With me sleeping in, often after working late hours into the night, my first meal of the day is rarely at the appropriate time, so I inevitably combine my breakfast and lunch. The older I get, the later I wake up as my night owl behaviors escalade to possibly unsafe levels. But I am not here to talk about my poor sleeping habits.
Instead, I’m here to talk about the trendiest meal scene: BRUNCH. The transitional meal time has quickly evolved into an exaggerated affair with carafe of cocktails and fanciful quiches in tow. Personally, I’m a sucker for mimosas and quality breakfast food, but when I actually do go out with friends to brunch I have this underlying sense of hesitation.
Like it or not, brunch is an emerging subsection of the overall gentrification of American culture. As restaurants tack on brunch hours to pack their spaces with groups of loved ones wanting bloody marys and omelettes, it has become part of a larger process to transform areas into richer (and probably whiter) communities.
Sipping an overpriced cocktail in a trendy setting makes me feel too close to the elitist WASP women I’d prefer to make jokes about. (No offense to those who have horses, play tennis, wear designer wardrobes, “summer” somewhere, and identify with this ritzy faction of society, but many of your problems are typically superficial and I think you’re funny.)

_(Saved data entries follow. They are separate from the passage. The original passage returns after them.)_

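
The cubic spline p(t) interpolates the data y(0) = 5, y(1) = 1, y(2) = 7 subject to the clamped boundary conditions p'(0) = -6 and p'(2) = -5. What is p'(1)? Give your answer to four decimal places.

4.2500

Put σ_i = p'' at the i-th knot. Here h = (1, 1) and Δ = (-4, 6), so the interior equations h_(i-1)·σ_(i-1) + 2(h_(i-1)+h_i)·σ_i + h_i·σ_(i+1) = 6(Δ_i − Δ_(i-1)) read
  1·σ_0 + 4·σ_1 + 1·σ_2 = 6(Δ_1 - Δ_0) = 60
Clamped end conditions give two more equations: 2h_0·σ_0 + h_0·σ_1 = 6(Δ_0 - p'(0)) = 12 and h_1·σ_1 + 2h_1·σ_2 = 6(p'(2) - Δ_1) = -66.
Solving: σ_0 = -17/2, σ_1 = 29, σ_2 = -95/2.
On [1, 2], p'(t) = b_1 + 2c_1·(t - 1) + 3d_1·(t - 1)² with b_1 = Δ_1 - h_1(2σ_1 + σ_2)/6 = 17/4, c_1 = σ_1/2 = 29/2, d_1 = (σ_2 - σ_1)/(6h_1) = -51/4. So p'(1) = 17/4.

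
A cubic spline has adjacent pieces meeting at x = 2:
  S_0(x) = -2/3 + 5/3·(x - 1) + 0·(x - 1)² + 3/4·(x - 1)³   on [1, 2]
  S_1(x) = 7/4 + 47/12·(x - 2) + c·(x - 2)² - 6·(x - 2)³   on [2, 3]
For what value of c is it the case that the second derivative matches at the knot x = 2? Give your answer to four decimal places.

2.2500

S_0''(x) = 0 + 9/2·(x - 1), so S_0''(2) = 9/2. On the right, S_1''(2) = 2c, so c = 9/4.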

Even though I’m a white Anglo-Saxon Protestant, I certainly don’t have the prototypical financial luxuries I’m actually referring to. I don’t have the time to wait an hour to be seated on a Saturday at 10:30 AM in some loud and tightly packed room of customers. I can’t regularly afford to spend approximately seven or eight dollars on one drink.
Man Repeller, well-known fashion-focused blog based in New York, NY, had a “round table” on the subject of brunch with some of their staff and founder Leandra Medine.
Medine, in reference to the intensity of brunching that I concur with, noted, “I guess the other thing is that, as Americans, we do not understand moderation so everything that becomes a vague interest or disinterest is taken to the 110th power.”
Other aspects thrown around in the conversation regarding brunch were the event being “hedonism”, “kind of a mess”, and “more of a scene.” All these descriptions go back to the comment Medine made before – what once might have been a moment of communal lackadaisical eating has turned into a self-indulging chaos slowly consuming the neighborhood the brunch spot inhabits.
It was one thing when I woke up in high school at 11:00 a.m., and then “brunched” in my living room watching television with whatever family member was present. It’s another entirely when I have to spend my late-morning into early-afternoon waiting around to be a part of this large affair, and then drop a solid twenty dollars for something I could have made at home for five.
It just gives me so many conflicting feelings.
At the same time, these trendy restaurants that host brunch are typically in “up-and-coming” areas. Neighborhoods that were once regarded as lesser become happening places where fanciful restaurants serve up a more “cool” menu and atmosphere. The group of individuals able to brunch are the same people who are a part of gentrification in urban spaces.
David Shaftel wrote about his distaste for brunch in the New York Times in 2014. In his aptly named “Brunch Is for Jerks”, Shaftel creates a commentary that reflects all the reasons I’m hesitant to fully embrace this beloved meal.
He writes, “This leaves an increasing number of well-off young professionals who are unencumbered by children — exactly the kind of people who can fritter away Saturday, Sunday or both over a boozy brunch. Our once diverse neighborhood now brims with the homogeneity of an elite university.”
These people he describes are actually even seen in the Man Repeller piece. One of the staff members contributing to the conversation is against the attack on the brunch fad. Amelia Diamond makes a comment that shows she is exactly the person Shaftel complains about; the person I am fearful to resemble.
In her argument, Diamond states, “I would like to point out that I think I earn my brunches because I wake up at 8 am and go to Connecticut and do a physical activity before half of the fellow brunch-goers have woken up.”
Another contributor, Kate Barnett, responds, “I’m sorry… You earn your brunches because you go to Connecticut to ride horses?”
This paints Diamond as a woman who works at a well-known media outlet based in New York, NY, leaves her home to go horseback riding on weekends, and then indulges in any and every brunch item her heart desires as she notes herself earlier in the article. Keep in mind, however, all these women involved are technically working in high-fashion, sporting expensive lifestyles to match.
(At this moment, as I am typing, I have to pause because this is something I cannot entirely fathom. I’m a bit baffled and half-laughing about the absurdity of the argument.)
It’s this aspect of brunch that makes it so problematic. Brunch comes with a certain level of privilege that many among us will never fully attain. The entire spectacle is an indulgence that is really just too impractical for the majority of us who have to save our money for gas, groceries, and the like.
So, it is one thing if you brunch on special occasions or host it at home. It is another to regularly waste away your weekend afternoons drinking and consuming breakfast food. If you do that, more power to you, but just realize the privilege you posses with this level of luxury.